Never did it. Not that I knew I shouldn't mention it it's just that I didn't think about doing it.

This thread starts with you stating you have taken some tests and licenses of PPL standard and that you even have an IR. It might be best not to say these things to an instructor at first!
Wouldn't say these virtual licenses are of PPL standards but it's true that it covers the basics of the basics.
​​​​Yea got it! I will actually not talk about myself at all unless my instructor asks questions about me as stated multiple times by your colleagues. I did it here in the forum because it was my first post and I thought it would be great to make a quick presentation of myself and I was quite right because if I didn't I would never have got all these pieces of wonderful advice.

rudestuff
​​​​​​
So you find yourself in every pilots' fantasy scenario: Both pilots ate the fish and we need a hero.

Do you trust the 100 hour PPL or the 2000 hour SIM guy who knows the buttons, the modes, the flap schedule and can auto-land the **** out of a 777 with his eyes closed?
I wouldn't be able to choose a preference personally.

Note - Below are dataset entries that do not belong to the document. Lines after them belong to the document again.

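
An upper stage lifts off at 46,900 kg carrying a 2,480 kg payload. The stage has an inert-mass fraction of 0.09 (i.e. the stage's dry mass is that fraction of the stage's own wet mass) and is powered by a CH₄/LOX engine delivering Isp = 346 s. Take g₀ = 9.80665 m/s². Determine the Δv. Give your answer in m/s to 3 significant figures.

Stage wet mass = m₀ − payload = 46,900 − 2,480 = 44,420 kg.
Stage dry mass = ε × stage wet mass = 0.09 × 44,420 = 3,997.8 kg.
Burnout mass m_f = stage dry + payload = 3,997.8 + 2,480 = 6,477.8 kg.
v_e = Isp · g₀ = 346 × 9.80665 = 3393.1 m/s.
Rocket equation: Δv = v_e · ln(46,900/6,477.8) = 3393.1 × ln(7.24) = 3393.1 × 1.9796 ≈ 6717 m/s.

Δv ≈ 6720 m/s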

I would say both would do it but in a different way.
Now simmer is a big word. You can have simmer not doing it seriously and not caring about crashes and procedures and you have the others doing it ultra seriously and studying books constantly.
For a PPL you can be pretty confident he knows what every PPL should know.
A PPL would probably focus more on flying the airplane. A simmer would use the knobs and the buttons.
I think the best would be to have both, with the PPL the PF and the simmer the PM.

Does sim “guy” know if we headed for somewhere where autoland is even an option…and does “sim guy” understand when it isn’t, and if it turns out it isn’t can they handle a non-autoland option
Non-autoland option? I would struggle but if you find yourself in a position where every pilot in the airplane died and there are absolutely no airports accomodating cat3 in the current range of the aircraft (hoping the airplane is able for cat3), you are very unlucky then.


reverserunlocked
That's exactly what I think. I still believe my sim will be proficient at a certain point in my career especially for jets even though I might have got some bad habits through the sim.